Whatever happened to letting kids be kids - at least for a portion of their lives?
Langley's school trustees are expected to decide tonight whether or not to put Langley's children on a year-round education treadmill, with a few modest breaks from the classroom, instead of the lengthy summer vacation that most of us enjoyed while growing up.
Even setting aside any concerns for children and their childhood, the logistics of plunging one school district into a year-round classroom schedule while virtually all others around us maintain the traditional summer vacation will be nightmarish for many families whose yearly plans depend on at least some synchronization between their children's school breaks.
Indeed, synchronization presents a serious flaw in the proposal to pull Langley out of the mainstream.
Kids who might have opportunities for acquiring summer jobs outside of Langley will be out of sync with other communities.

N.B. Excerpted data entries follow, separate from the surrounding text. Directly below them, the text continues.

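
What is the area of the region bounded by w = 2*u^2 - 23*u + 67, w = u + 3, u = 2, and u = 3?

On [2, 3], (2*u^2 - 23*u + 67) - (u + 3) = 2*u^2 - 24*u + 64 is ≥ 0 throughout, so the area is a single integral of |2*u^2 - 24*u + 64|.
∫[2,3] (2*u^2 - 24*u + 64) du = 50/3.

50/3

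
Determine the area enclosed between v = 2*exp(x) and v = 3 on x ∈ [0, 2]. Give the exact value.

The difference (2*exp(x)) - (3) = 2*exp(x) - 3 changes sign at x = log(3/2) inside [0, 2], so split the integral there.
∫[0,log(3/2)] (2*exp(x) - 3) dx = log(8/27) + 1; the area of that piece is -1 + log(27/8).
∫[log(3/2),2] (2*exp(x) - 3) dx = -9 - 3*log(2) + 3*log(3) + 2*exp(2).
Total area = (-1 + log(27/8)) + (-9 - 3*log(2) + 3*log(3) + 2*exp(2)) = -10 - 6*log(2) + 6*log(3) + 2*exp(2).

-10 - 6*log(2) + 6*log(3) + 2*exp(2)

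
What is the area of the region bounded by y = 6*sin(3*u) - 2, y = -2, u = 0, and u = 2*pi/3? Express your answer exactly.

The difference (6*sin(3*u) - 2) - (-2) = 6*sin(3*u) changes sign at u = pi/3 inside [0, 2*pi/3], so split the integral there.
∫[0,pi/3] (6*sin(3*u)) du = 4.
∫[pi/3,2*pi/3] (6*sin(3*u)) du = -4; the area of that piece is 4.
Total area = 4 + 4 = 8.

8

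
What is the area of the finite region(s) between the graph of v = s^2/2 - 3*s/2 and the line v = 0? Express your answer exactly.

The curve meets the s-axis where s^2/2 - 3*s/2 = 0, i.e. s*(s - 3)/2 = 0, at s = 0, 3.
On [0, 3] the curve lies below the axis; ∫[0,3] (s^2/2 - 3*s/2) ds = -9/4, giving area 9/4.

9/4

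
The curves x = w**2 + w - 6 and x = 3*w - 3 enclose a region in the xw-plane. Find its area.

32/3

Both boundary curves give x as a function of w, so integrate with respect to w. Setting them equal: w**2 - 2*w - 3 = 0, i.e. (w - 3)*(w + 1) = 0, so they meet at w = -1, 3.
For w in [-1, 3], x = w**2 + w - 6 is on the left; area = ∫[-1,3] (-(w**2 - 2*w - 3)) dw = 32/3.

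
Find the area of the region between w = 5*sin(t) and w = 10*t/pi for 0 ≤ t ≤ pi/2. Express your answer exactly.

5 - 5*pi/4

On [0, pi/2], (5*sin(t)) - (10*t/pi) = -10*t/pi + 5*sin(t) is ≥ 0 throughout, so the area is a single integral of |-10*t/pi + 5*sin(t)|.
∫[0,pi/2] (-10*t/pi + 5*sin(t)) dt = 5 - 5*pi/4.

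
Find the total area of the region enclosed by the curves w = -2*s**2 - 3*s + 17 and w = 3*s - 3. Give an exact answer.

343/3

Set the curves equal: -2*s**2 - 3*s + 17 = 3*s - 3, so -2*s**2 - 6*s + 20 = 0, which factors as -2*(s - 2)*(s + 5) = 0. The curves meet at s = -5, 2.
On [-5, 2], w = -2*s**2 - 3*s + 17 is on top; that piece has area ∫[-5,2] (-2*s**2 - 6*s + 20) ds = 343/3.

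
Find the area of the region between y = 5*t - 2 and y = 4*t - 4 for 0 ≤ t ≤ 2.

On [0, 2], (5*t - 2) - (4*t - 4) = t + 2 is ≥ 0 throughout, so the area is a single integral of |t + 2|.
∫[0,2] (t + 2) dt = 6.

6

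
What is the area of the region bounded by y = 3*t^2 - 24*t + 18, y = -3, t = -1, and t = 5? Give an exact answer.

124

The difference (3*t^2 - 24*t + 18) - (-3) = 3*t^2 - 24*t + 21 changes sign at t = 1 inside [-1, 5], so split the integral there.
∫[-1,1] (3*t^2 - 24*t + 21) dt = 44.
∫[1,5] (3*t^2 - 24*t + 21) dt = -80; the area of that piece is 80.
Total area = 44 + 80 = 124.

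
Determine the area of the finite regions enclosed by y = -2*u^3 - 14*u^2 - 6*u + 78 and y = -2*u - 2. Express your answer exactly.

Set the curves equal: -2*u^3 - 14*u^2 - 6*u + 78 = -2*u - 2, so -2*u^3 - 14*u^2 - 4*u + 80 = 0, which factors as -2*(u - 2)*(u + 4)*(u + 5) = 0. The curves meet at u = -5, -4, 2.
On [-5, -4], y = -2*u - 2 is on top; that piece has area ∫[-5,-4] (-(-2*u^3 - 14*u^2 - 4*u + 80)) du = 13/6.
On [-4, 2], y = -2*u^3 - 14*u^2 - 6*u + 78 is on top; that piece has area ∫[-4,2] (-2*u^3 - 14*u^2 - 4*u + 80) du = 288.
Total enclosed area = 13/6 + 288 = 1741/6.

1741/6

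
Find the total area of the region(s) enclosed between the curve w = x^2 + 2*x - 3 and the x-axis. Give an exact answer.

32/3

The curve meets the x-axis where x^2 + 2*x - 3 = 0, i.e. (x - 1)*(x + 3) = 0, at x = -3, 1.
On [-3, 1] the curve lies below the axis; ∫[-3,1] (x^2 + 2*x - 3) dx = -32/3, giving area 32/3.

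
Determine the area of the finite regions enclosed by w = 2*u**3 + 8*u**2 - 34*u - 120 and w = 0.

Set the curves equal: 2*u**3 + 8*u**2 - 34*u - 120 = 0, so 2*u**3 + 8*u**2 - 34*u - 120 = 0, which factors as 2*(u - 4)*(u + 3)*(u + 5) = 0. The curves meet at u = -5, -3, 4.
On [-5, -3], w = 2*u**3 + 8*u**2 - 34*u - 120 is on top; that piece has area ∫[-5,-3] (2*u**3 + 8*u**2 - 34*u - 120) du = 64/3.
On [-3, 4], w = 0 is on top; that piece has area ∫[-3,4] (-(2*u**3 + 8*u**2 - 34*u - 120)) du = 3773/6.
Total enclosed area = 64/3 + 3773/6 = 3901/6.

3901/6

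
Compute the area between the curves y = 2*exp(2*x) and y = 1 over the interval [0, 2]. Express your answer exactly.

On [0, 2], (2*exp(2*x)) - (1) = 2*exp(2*x) - 1 is ≥ 0 throughout, so the area is a single integral of |2*exp(2*x) - 1|.
∫[0,2] (2*exp(2*x) - 1) dx = -3 + exp(4).

-3 + exp(4)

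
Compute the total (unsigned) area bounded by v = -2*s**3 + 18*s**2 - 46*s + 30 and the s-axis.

The curve meets the s-axis where -2*s**3 + 18*s**2 - 46*s + 30 = 0, i.e. -2*(s - 5)*(s - 3)*(s - 1) = 0, at s = 1, 3, 5.
On [1, 3] the curve lies below the axis; ∫[1,3] (-2*s**3 + 18*s**2 - 46*s + 30) ds = -8, giving area 8.
On [3, 5] the curve lies above the axis; ∫[3,5] (-2*s**3 + 18*s**2 - 46*s + 30) ds = 8, giving area 8.
Total area = 8 + 8 = 16.

16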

Likewise, potential summer employers will find their opportunities to share specialized experiences dramatically reduced. Not every kid in Langley will be a perfect fit for every part-time job available in Langley - and many local employers will have their own families operating on non-Langley school schedules.
And the weather has some significant steps in this dance. We tend not to get the dramatically nasty weather that other climes experience - but July and August are really the only months when kids can reasonably expect to get some serious outside time.
At the very least, this sort of decision should be regional or provincial.
The final decision in Langley will rest with a small group of men and women who have been entrusted with the educational well-being of our children.
Let's hope they haven't forgotten how much they were able to learn outside the classroom during their own journey into adulthood.